Here’s the thing: most of our goals are borrowed. We see people celebrating promotions, traveling, showing off new cars- and we unconsciously adopt their version of success. We forget to ask: Is this mine?
In chasing others’ highlight reels, we end up raising the bar for our own happiness. Not because we want to suffer. But because we start chasing someone else’s marks.
Three Patterns of Borrowed Happiness
1. Choosing the wrong goals
What makes someone else happy might not do it for you. But we only find that out after years of trying to live their dream.
2. Expecting happiness from temporary wins
A promotion, a new gadget, a trip- they feel amazing for a moment. Then they feel normal. We go back to scrolling, hunting for the next fix.
3. Postponing present joy for future rewards
We tell ourselves, “I’ll be happy when I get X.” That means everything else in the meantime feels lesser. We set conditions on our happiness and wait.
What It Looks Like to Stop Borrowing Happiness
- Ask: Which goals feel alien to me? Write down the ones you truly care about.
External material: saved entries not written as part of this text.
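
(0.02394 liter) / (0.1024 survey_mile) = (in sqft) 1.564e-06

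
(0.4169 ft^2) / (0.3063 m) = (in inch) 4.978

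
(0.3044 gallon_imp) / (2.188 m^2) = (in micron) 632.5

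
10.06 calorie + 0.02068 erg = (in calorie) 10.06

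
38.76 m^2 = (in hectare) 0.003876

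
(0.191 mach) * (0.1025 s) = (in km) 0.006666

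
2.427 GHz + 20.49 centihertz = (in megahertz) 2427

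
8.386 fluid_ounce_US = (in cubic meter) 0.000248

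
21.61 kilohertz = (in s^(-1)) 2.161e+04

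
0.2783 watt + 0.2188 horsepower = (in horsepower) 0.2192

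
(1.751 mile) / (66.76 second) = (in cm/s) 4221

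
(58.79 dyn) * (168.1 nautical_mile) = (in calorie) 43.74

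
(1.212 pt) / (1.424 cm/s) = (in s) 0.03003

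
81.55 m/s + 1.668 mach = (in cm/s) 6.495e+04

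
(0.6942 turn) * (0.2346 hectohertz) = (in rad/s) 102.3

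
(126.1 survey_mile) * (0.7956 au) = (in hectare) 2.415e+12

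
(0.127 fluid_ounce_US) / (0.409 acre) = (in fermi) 2.269e+06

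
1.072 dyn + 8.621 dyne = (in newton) 9.693e-05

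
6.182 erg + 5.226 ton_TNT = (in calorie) 5.226e+09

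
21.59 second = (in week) 3.57e-05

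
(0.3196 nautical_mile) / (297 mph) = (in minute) 0.0743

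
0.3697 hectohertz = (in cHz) 3697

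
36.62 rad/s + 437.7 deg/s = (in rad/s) 44.26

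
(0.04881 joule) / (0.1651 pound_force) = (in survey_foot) 0.2181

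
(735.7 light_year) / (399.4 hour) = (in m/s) 4.841e+12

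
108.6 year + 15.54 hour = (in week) 5663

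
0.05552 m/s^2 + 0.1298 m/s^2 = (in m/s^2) 0.1853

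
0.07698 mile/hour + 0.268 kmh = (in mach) 0.0003197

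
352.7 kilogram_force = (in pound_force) 777.6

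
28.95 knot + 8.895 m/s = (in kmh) 85.64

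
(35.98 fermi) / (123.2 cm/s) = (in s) 2.92e-14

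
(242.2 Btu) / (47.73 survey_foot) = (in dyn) 1.756e+09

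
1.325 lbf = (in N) 5.894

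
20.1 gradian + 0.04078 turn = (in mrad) 572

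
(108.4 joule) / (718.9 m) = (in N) 0.1508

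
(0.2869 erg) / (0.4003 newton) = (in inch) 2.822e-06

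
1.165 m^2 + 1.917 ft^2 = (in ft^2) 14.46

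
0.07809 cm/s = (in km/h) 0.002811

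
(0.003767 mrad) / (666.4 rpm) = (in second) 5.398e-08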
- Practice gratitude for small moments today, not only after big wins.
- Redefine success by your own values, not what impresses others.
- Let your goals grow, change, or fade- they don’t have to feel locked in forever.
Maybe the question isn’t “What will make me happy?” but “What’s stopping me from being okay right now?” Sometimes the barrier isn’t external- it’s the stories we tell ourselves about not being enough.
Let’s stop borrowing other people’s happiness. Let’s start building yours.